Respondent is a 50-year-old married male, a native of England and subject of Great Britain, who was admitted to the United States for permanent residence on May 19, 1952, upon the presentation of a nonpreference quota immigration visa charged to the British quota. The Service contends that the respondent obtained this visa by fraud because, when he applied for it, he willfully failed to reveal his true marital status.

The respondent married M---- in 1931. A daughter was born of the union. M---- and the child are living. The marriage was never legally terminated. In 1949, respondent married C---- with whom he now resides. On April 15, 1952, when he applied for his visa, the respondent stated under oath that he was married and that his wife's name is C----. He listed a child of C----'s by a former marriage, but failed to list the child of his union with M----.

We have always held that where an alien was ineligible for the issuance of a visa, the visa he received was not a valid one ( Matter of G----, A-8247543, 4 IN Dec. 735). An alien has the burden of showing eligibility for the issuance of a visa. Had respondent revealed the true facts, it would have been the duty of the consul to ascertain whether bigamy had been committed, and if the alien had been questioned on this score, he may have made a valid admission of the commission of bigamy, a crime involving moral turpitude, and, therefore, established his ineligibility for the issuance of a visa. The true facts raised a question as to the alien's eligibility for a visa. He did not resolve the issue. He was, therefore, ineligible for the issuance of a visa (see also Matter of R---- J----, A-8609551, Int. Dec. No. 782).

Counsel cites Matter of G---- G----, A-8949107, Int. Dec. No. 784, in support of his contention that the charge is not sustained. Matter of G---- G----, stated that a record must establish that a misrepresentation was willfully and purposefully made to obtain a benefit under the immigration and naturalization laws before a charge under section 212 (a) (19) of the act will be sustained. The charge in question is not based on section 212 (a) (19) of the act but upon the 1924 act under which a different rule applied. A charge under the 1924 act concerning the procurement of a visa by fraud was sustained where the record established no more than that an alien had received a visa to which he was not entitled and that there had been a misrepresentation. A specific intent to deceive was not required ( Matter of C----, A-4852428, 3 IN Dec. 662; Matter of T----, A-7138424, 3 IN Dec. 641; Matter of G----, supra). In effect, it was often no more than a finding that a visa issued to an alien was not a valid one. It is, therefore, not material in this proceeding whether the record establishes that respondent willfully and purposefully concealed the facts as to his first marriage in order to obtain a visa.

Counsel has stressed many facts surrounding respondent's "marriage" to C----, but he has presented no evidence that under the law of the state where the marriage took place, respondent was considered free to marry C---- or that the marriage to C---- is considered a valid one.

Counsel argues that an affidavit by M---- stating that she had not taken steps to terminate the marriage was not properly admitted in evidence because a wife is incompetent to testify against her husband in deportation proceedings.

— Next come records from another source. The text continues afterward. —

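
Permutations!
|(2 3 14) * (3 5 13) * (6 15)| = 10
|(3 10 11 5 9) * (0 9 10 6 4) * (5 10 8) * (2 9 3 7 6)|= |(0 3 2 9 7 6 4)(5 8)(10 11)|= 14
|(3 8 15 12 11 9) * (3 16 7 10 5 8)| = 9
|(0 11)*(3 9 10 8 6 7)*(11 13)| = |(0 13 11)(3 9 10 8 6 7)| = 6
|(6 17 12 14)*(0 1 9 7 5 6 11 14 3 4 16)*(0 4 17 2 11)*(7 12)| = |(0 1 9 12 3 17 7 5 6 2 11 14)(4 16)| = 12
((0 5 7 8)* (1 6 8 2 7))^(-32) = (0 6 5 8 1)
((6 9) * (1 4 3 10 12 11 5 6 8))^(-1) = ((1 4 3 10 12 11 5 6 9 8))^(-1) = (1 8 9 6 5 11 12 10 3 4)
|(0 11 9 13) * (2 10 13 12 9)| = |(0 11 2 10 13)(9 12)| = 10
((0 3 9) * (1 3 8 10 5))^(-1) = ((0 8 10 5 1 3 9))^(-1) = (0 9 3 1 5 10 8)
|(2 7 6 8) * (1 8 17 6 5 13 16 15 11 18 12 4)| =12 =|(1 8 2 7 5 13 16 15 11 18 12 4)(6 17)|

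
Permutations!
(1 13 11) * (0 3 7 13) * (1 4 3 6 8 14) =[6, 0, 2, 7, 3, 5, 8, 13, 14, 9, 10, 4, 12, 11, 1] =(0 6 8 14 1)(3 7 13 11 4)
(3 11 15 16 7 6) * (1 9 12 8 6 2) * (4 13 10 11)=(1 9 12 8 6 3 4 13 10 11 15 16 7 2)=[0, 9, 1, 4, 13, 5, 3, 2, 6, 12, 11, 15, 8, 10, 14, 16, 7]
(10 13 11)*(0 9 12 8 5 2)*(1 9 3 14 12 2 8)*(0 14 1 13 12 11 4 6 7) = [3, 9, 14, 1, 6, 8, 7, 0, 5, 2, 12, 10, 13, 4, 11] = (0 3 1 9 2 14 11 10 12 13 4 6 7)(5 8)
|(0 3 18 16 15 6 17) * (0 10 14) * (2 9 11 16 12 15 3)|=13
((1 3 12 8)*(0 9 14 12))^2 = ((0 9 14 12 8 1 3))^2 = (0 14 8 3 9 12 1)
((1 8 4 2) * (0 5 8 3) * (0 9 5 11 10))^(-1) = ((0 11 10)(1 3 9 5 8 4 2))^(-1) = (0 10 11)(1 2 4 8 5 9 3)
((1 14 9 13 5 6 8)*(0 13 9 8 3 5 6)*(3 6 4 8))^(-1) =((0 13 4 8 1 14 3 5))^(-1) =(0 5 3 14 1 8 4 13)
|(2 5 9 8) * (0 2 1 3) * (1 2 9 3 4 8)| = |(0 9 1 4 8 2 5 3)| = 8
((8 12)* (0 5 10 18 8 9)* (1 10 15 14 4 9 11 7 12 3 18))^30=((0 5 15 14 4 9)(1 10)(3 18 8)(7 12 11))^30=(18)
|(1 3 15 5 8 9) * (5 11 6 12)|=|(1 3 15 11 6 12 5 8 9)|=9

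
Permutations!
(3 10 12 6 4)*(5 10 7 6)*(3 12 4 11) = (3 7 6 11)(4 12 5 10) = [0, 1, 2, 7, 12, 10, 11, 6, 8, 9, 4, 3, 5]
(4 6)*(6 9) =(4 9 6) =[0, 1, 2, 3, 9, 5, 4, 7, 8, 6]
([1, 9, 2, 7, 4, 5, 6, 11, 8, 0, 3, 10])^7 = [1, 9, 2, 10, 4, 5, 6, 3, 8, 0, 11, 7]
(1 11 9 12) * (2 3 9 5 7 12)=(1 11 5 7 12)(2 3 9)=[0, 11, 3, 9, 4, 7, 6, 12, 8, 2, 10, 5, 1]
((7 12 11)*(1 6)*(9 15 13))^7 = ((1 6)(7 12 11)(9 15 13))^7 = (1 6)(7 12 11)(9 15 13)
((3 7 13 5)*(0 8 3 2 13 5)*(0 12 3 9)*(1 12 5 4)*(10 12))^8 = (0 9 8)(1 12 7)(2 5 13)(3 4 10)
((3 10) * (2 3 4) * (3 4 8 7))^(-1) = ((2 4)(3 10 8 7))^(-1) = (2 4)(3 7 8 10)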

Cahan v. Carr, 47 F. (2d) 604 (C.C.A. 9, 1931), cert. den. 283 U.S. 862, cited by counsel in support of the contention, is discussed in Matter of B----, E-055392, 5 IN Dec. 738. It is well established that in deportation proceedings the usual rules of evidence do not apply, but the issue is as to the probative value of the evidence. In view of the respondent's own testimony, we believe M----'s affidavit was properly considered as probative by the special inquiry officer.

Order: It is ordered that the appeal be and the same is hereby dismissed.